Way back in the summer of 2014, the United States Supreme Court struck down a Massachusetts law that forbid protestors from approaching within 35 feet of abortion clinics. The buffer zone law was established in response to acts of violence. Not surprisingly, the court based its ruling on the First Amendment, accepting that such a buffer zone violates the right of free expression of those wishing to protest or provide unsought counseling to those seeking abortions.

Though I am a staunch supporter of the freedom of expression, I do recognize that it has justified limits—especially when they protect the life, liberty and property of others. To use the stock examples, freedom of expression does not permit people to engage in death threats, slander, or panicking people by screaming “fire” in a crowded, non-burning theater.
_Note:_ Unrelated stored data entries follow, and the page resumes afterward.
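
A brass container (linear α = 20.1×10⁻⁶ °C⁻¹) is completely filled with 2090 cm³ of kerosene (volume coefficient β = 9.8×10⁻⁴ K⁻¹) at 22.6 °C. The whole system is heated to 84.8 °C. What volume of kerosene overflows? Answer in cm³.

120 cm³

The container also expands: β_container ≈ 3α = 6.03×10⁻⁵ /K
Net overflow = V₀(β_liq − 3α_cont)ΔT
β − 3α = 9.80×10⁻⁴ − 6.03×10⁻⁵ = 9.197×10⁻⁴ /K; ΔT = 62.2 K
ΔV = 2090 × 9.197×10⁻⁴ × 62.2 = 120 cm³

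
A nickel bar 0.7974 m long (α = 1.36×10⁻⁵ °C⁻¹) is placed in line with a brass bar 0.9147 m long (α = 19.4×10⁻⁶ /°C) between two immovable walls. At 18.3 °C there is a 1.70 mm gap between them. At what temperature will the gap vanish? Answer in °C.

α₁L₁ = 1.084464×10⁻⁵ m/K, α₂L₂ = 1.774518×10⁻⁵ m/K → total 2.858982×10⁻⁵ m/K
ΔT = g/(α₁L₁+α₂L₂) = 1.70×10⁻³ / 2.858982×10⁻⁵ = 59.462 K
T = 18.3 + 59.462 = 77.762 °C

T = 77.8 °C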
While I recognize that a buffer zone serves a legitimate purpose in enhancing safety, I tended to agree with the court based on utilitarian considerations. The harm to freedom of expression arising from banning protest in public spaces exceeds the risk of harm caused by allowing the protests. But people who engage in threatening behavior should be removed, but that does not require a buffer law. But the arguments in favor of the buffer zone have merit—weighing the freedom of expression against safety concerns is challenging but can be debated in good faith.
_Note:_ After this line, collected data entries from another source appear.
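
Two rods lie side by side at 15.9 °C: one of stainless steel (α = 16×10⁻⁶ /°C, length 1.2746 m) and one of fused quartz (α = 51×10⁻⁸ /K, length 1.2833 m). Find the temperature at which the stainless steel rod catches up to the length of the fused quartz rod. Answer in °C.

Equal length when α₁L₁ΔT − α₂L₂ΔT = L₂ − L₁ = 8.70×10⁻³ m
α₁L₁ = 2.03936×10⁻⁵, α₂L₂ = 6.54483×10⁻⁷ → Δ(αL) = 1.9739117×10⁻⁵ m/K
ΔT = 8.70×10⁻³ / 1.9739117×10⁻⁵ = 440.749 K, so T = 15.9 + 440.749 = 456.649 °C

T = 456.6 °C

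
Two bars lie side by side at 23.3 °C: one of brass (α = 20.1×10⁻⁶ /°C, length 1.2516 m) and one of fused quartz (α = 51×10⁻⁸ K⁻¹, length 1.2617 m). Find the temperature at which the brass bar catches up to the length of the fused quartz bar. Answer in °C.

T = 435.3 °C

L₁(1 + α₁ΔT) = L₂(1 + α₂ΔT) ⇒ ΔT = (L₂ − L₁)/(α₁L₁ − α₂L₂)
L₂ − L₁ = 1.2617 − 1.2516 = 1.01×10⁻² m
α₁L₁ − α₂L₂ = 20.1×10⁻⁶×1.2516 − 51×10⁻⁸×1.2617 = 2.4513693×10⁻⁵ m/K
ΔT = 1.01×10⁻² / 2.4513693×10⁻⁵ = 412.015 K
T = 23.3 + 412.015 = 435.315 °C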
Ironically, but as one would expect, the Supreme Court has its own buffer zone. There is a federal law that bans protestors from the plaza of the court. This buffer zone is legally justified by defining the plaza as not being public space. This is like how pro-gun legislatures ban guns from their workplace while ensuring that guns can be freely brought into most other places. There is, as far as I know, no requirement for consistency in the law. But morality usually requires such consistency, at least in the application of principles (although this can be debated).

A principle is consistently applied when it is applied in the same way to similar beings in similar circumstances. Inconsistent application is a problem because it violates three commonly accepted moral assumptions: equality, impartiality and relevant difference.

Equality is the assumption that people are initially morally equal and hence must be treated as such. Naturally, a person’s actions can affect the initially equality. For example, a person who commits horrible evil deeds would not be morally equal to someone who does predominantly good deeds.  Impartiality is the assumption that moral principles must not be applied with partiality. Inconsistent application would involve non-impartial application.

Relevant difference is a common moral assumption. It is the view that different treatment must be justified by relevant differences. What counts as a relevant difference can be very controversial. For example, while many people think that gender is not morally relevant to how much someone should be paid, there are those who disagree.  But relevant difference requires that principles be applied consistently.

Given that the plaza of the court is a space analogous to a sidewalk, then if free expression guarantees the right to protest in front of abortion clinics, then the same should apply to the plaza, even if allowing protests puts the court at risk. To grant protestors access to the sidewalks outside clinics while forbidding them from the plaza of the court would be an inconsistent application of the principle. The same can be said about protesting outside any federal building, such as a place conducting ICE operations.  But, of course, there is always a way to counter this.

One principled way  to counter this view is to show that an alleged inconsistency is merely apparent.  One way to do this is by showing that there is a relevant difference in the situation. If the Supreme Court wishes to morally justify their buffer while denying others their buffers, they must  show a relevant difference that warrants the difference in application. They could, for example, contend that a plaza is relevantly different from a sidewalk. One might point to a size difference and how it impacts protesting. They could also contend that government property is exempt from the law (much like certain state legislatures ban the public from bringing guns into the legislature building even while passing laws allowing people to bring guns into places where other people work)—but they would need to ground the exemption. Otherwise, it would just be defending an inconsistency with more inconsistency.

My view is that there is no relevant difference between the scenarios: if freedom of expression applies to the spaces around private property, it also applies to the spaces around state property (which is the most public of public property).